04-16-2007, 07:44 PM
I don't think you'll get a good seal with the lead riser. It could probably be repaired, but you'd be better off tearing it out and replacing it back to the nearest (probably) cast iron fitting if you have access to it from underneath. I think you'll have problems. If I understand the twist and set fittings (and I may not), it basically wedges itself in the pipe. This might be okay with cast iron, but the lead is soft. Isn't going to be able to compress properly, it will just bend or flare it out.

Many of the newer toilet use a larger trapway than the opening of those, too. It is never good to have a restriction in a line, and an inspector may not allow it.

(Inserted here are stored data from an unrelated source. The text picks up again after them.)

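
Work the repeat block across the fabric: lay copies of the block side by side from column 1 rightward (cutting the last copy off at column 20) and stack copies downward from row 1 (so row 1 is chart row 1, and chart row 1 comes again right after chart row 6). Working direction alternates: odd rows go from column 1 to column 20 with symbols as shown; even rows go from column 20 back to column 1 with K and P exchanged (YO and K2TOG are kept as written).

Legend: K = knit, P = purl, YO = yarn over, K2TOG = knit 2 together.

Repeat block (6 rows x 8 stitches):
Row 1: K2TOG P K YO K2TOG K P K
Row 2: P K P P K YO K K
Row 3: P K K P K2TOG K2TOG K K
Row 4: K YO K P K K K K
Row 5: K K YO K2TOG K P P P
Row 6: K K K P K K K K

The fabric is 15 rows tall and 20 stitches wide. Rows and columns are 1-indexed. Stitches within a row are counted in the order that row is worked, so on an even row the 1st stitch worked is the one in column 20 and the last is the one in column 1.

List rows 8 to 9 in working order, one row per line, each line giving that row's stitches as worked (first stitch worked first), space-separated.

Result:
K K P K P P YO P K K P K P P YO P K K P K
P K K P K2TOG K2TOG K K P K K P K2TOG K2TOG K K P K K P

Derivation:
Row 8: chart row 2, WS - tiled (columns 1-20): P K P P K YO K K P K P P K YO K K P K P P; work from column 20 back to 1 with K<->P swapped.
Row 9: chart row 3, RS - tile across columns 1-20 and work as-is.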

Grout might be stronger than plaster underneath the edges. Leave those thoughts to a pro, as I don't know. Gypsum based verses cement based - cement based is stronger. Now, do you need it, not sure.

Gary Swart
04-16-2007, 09:04 PM
We frequently hear the tales of woe brought about by using "handymen" to do what a professional should be hired to do. In fact, many places do not allow these non licensed (in plumbing) to do plumbing work. You are starting down a path that, if not done right, could end up causing you much misery and cost you twice what a qualified plumber would in the first place. I'm an avid DIYer, but even I know that there are somethings better left to the professionals.

04-17-2007, 04:03 AM
How far down does the lead riser extend, and what does it go into? If not too deep, you may have a hub that an extra long flange could slip right into, after removing the lead riser.